Cimetière de la Madeleine is also the name of a cemetery in Amiens
Madeleine Cemetery (in French known as Cimetière de la Madeleine) is a former cemetery in the 8th arrondissement of Paris and was one of the four cemeteries (the others being Errancis Cemetery, Picpus Cemetery and the Cemetery of Saint Margaret) used to dispose of the corpses of guillotine victims during the French Revolution.
In 1720, the parish of Sainte-Madeleine de la Ville-l’Évêque bought a piece of land of approximately 45x19m destined to become the third cemetery of the parish. It became known as the Madeleine Cemetery.

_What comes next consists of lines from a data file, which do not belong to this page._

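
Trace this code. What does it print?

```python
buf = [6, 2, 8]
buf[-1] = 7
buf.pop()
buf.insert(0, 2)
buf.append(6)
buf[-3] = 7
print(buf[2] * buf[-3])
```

buf[-1] = 7 → [6, 2, 7]
pop() removes 7 → [6, 2]
insert 2 at 0 → [2, 6, 2]
append 6 → [2, 6, 2, 6]
buf[-3] = 7 → [2, 7, 2, 6]
buf[2]*buf[-3] = 2*7 = 14

14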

The cemetery was closed on March 25, 1794, reputedly because it was full, but maybe for sanitary reasons, as it was located in an affluent part of Paris.

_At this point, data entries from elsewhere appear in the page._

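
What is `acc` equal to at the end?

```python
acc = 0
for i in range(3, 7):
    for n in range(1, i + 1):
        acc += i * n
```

i=3,n=1: acc = 0+3 = 3
i=3,n=2: acc = 3+6 = 9
i=3,n=3: acc = 9+9 = 18
i=4,n=1: acc = 18+4 = 22
i=4,n=2: acc = 22+8 = 30
i=4,n=3: acc = 30+12 = 42
i=4,n=4: acc = 42+16 = 58
i=5,n=1: acc = 58+5 = 63
i=5,n=2: acc = 63+10 = 73
i=5,n=3: acc = 73+15 = 88
i=5,n=4: acc = 88+20 = 108
i=5,n=5: acc = 108+25 = 133
i=6,n=1: acc = 133+6 = 139
i=6,n=2: acc = 139+12 = 151
i=6,n=3: acc = 151+18 = 169
i=6,n=4: acc = 169+24 = 193
i=6,n=5: acc = 193+30 = 223
i=6,n=6: acc = 223+36 = 259

259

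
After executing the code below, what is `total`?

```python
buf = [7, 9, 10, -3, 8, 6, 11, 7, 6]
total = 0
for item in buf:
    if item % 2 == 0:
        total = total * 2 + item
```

item=7: not even
item=9: not even
item=10: even, total = 0*2+10 = 10
item=-3: not even
item=8: even, total = 10*2+8 = 28
item=6: even, total = 28*2+6 = 62
item=11: not even
item=7: not even
item=6: even, total = 62*2+6 = 130

130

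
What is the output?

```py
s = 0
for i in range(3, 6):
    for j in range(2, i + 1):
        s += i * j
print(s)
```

121

i=3,j=2: s = 0+6 = 6
i=3,j=3: s = 6+9 = 15
i=4,j=2: s = 15+8 = 23
i=4,j=3: s = 23+12 = 35
i=4,j=4: s = 35+16 = 51
i=5,j=2: s = 51+10 = 61
i=5,j=3: s = 61+15 = 76
i=5,j=4: s = 76+20 = 96
i=5,j=5: s = 96+25 = 121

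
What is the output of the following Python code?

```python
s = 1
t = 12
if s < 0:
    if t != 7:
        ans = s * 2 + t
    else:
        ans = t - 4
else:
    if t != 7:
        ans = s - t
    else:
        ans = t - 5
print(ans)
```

-11

s=1, t=12
s < 0 is False; t != 7 is True
→ ans = s - t = -11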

Major interments were the 133 victims of the firework celebration of the marriage of the Dauphin (the future Louis XVI) to Marie Antoinette of Habsburg-Lorraine on May 30, 1770 and that of the Swiss Guards who were massacred in the Tuileries, August 10, 1792.

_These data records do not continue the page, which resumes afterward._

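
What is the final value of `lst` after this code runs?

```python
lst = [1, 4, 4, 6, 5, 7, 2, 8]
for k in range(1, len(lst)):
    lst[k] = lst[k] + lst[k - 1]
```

k=1: lst[1] = 4+1 = 5 → [1, 5, 4, 6, 5, 7, 2, 8]
k=2: lst[2] = 4+5 = 9 → [1, 5, 9, 6, 5, 7, 2, 8]
k=3: lst[3] = 6+9 = 15 → [1, 5, 9, 15, 5, 7, 2, 8]
k=4: lst[4] = 5+15 = 20 → [1, 5, 9, 15, 20, 7, 2, 8]
k=5: lst[5] = 7+20 = 27 → [1, 5, 9, 15, 20, 27, 2, 8]
k=6: lst[6] = 2+27 = 29 → [1, 5, 9, 15, 20, 27, 29, 8]
k=7: lst[7] = 8+29 = 37 → [1, 5, 9, 15, 20, 27, 29, 37]

[1, 5, 9, 15, 20, 27, 29, 37]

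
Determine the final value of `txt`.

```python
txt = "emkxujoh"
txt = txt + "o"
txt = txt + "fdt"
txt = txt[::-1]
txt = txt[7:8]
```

+ 'o' → 'emkxujoho'
+ 'fdt' → 'emkxujohofdt'
reverse → 'tdfohojuxkme'
slice [7:8] → 'u'

'u'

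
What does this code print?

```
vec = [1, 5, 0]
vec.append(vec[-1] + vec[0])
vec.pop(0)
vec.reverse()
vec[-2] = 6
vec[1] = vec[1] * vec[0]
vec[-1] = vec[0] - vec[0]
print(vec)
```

append vec[-1]+vec[0] = 0+1 = 1 → [1, 5, 0, 1]
pop(0) removes 1 → [5, 0, 1]
reverse → [1, 0, 5]
vec[-2] = 6 → [1, 6, 5]
vec[1] = vec[1]*vec[0] = 6*1 = 6 → [1, 6, 5]
vec[-1] = vec[0]-vec[0] = 1-1 = 0 → [1, 6, 0]

[1, 6, 0]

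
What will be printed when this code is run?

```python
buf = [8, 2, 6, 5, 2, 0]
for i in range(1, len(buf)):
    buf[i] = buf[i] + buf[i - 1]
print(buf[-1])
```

23

i=1: buf[1] = 2+8 = 10 → [8, 10, 6, 5, 2, 0]
i=2: buf[2] = 6+10 = 16 → [8, 10, 16, 5, 2, 0]
i=3: buf[3] = 5+16 = 21 → [8, 10, 16, 21, 2, 0]
i=4: buf[4] = 2+21 = 23 → [8, 10, 16, 21, 23, 0]
i=5: buf[5] = 0+23 = 23 → [8, 10, 16, 21, 23, 23]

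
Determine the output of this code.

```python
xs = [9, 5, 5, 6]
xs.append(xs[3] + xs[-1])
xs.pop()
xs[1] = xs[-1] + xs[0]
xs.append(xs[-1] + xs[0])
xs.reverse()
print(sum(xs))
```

50

append xs[3]+xs[-1] = 6+6 = 12 → [9, 5, 5, 6, 12]
pop() removes 12 → [9, 5, 5, 6]
xs[1] = xs[-1]+xs[0] = 6+9 = 15 → [9, 15, 5, 6]
append xs[-1]+xs[0] = 6+9 = 15 → [9, 15, 5, 6, 15]
reverse → [15, 6, 5, 15, 9]
sum = 50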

The day after the execution of the "Hébertists" the cemetery was closed and became private land. The beheaded corpses (victims of the guillotine) were then taken to what was to become the Errancis Cemetery (it remained open for three years but is now also gone).
The land was sold to a stonemason. On June 3, 1802, the land in which the bodies lay, was bought by Pierre-Louis Olivier Desclozeaux, a royalist magistrate, who had lived adjacent to the cemetery (now Square Louis XVI)[1] since 1789. Desclozeaux had taken note of the sites where the King and Queen were buried and reputedly surrounded them with a hedge, two weeping willows, and cypress trees.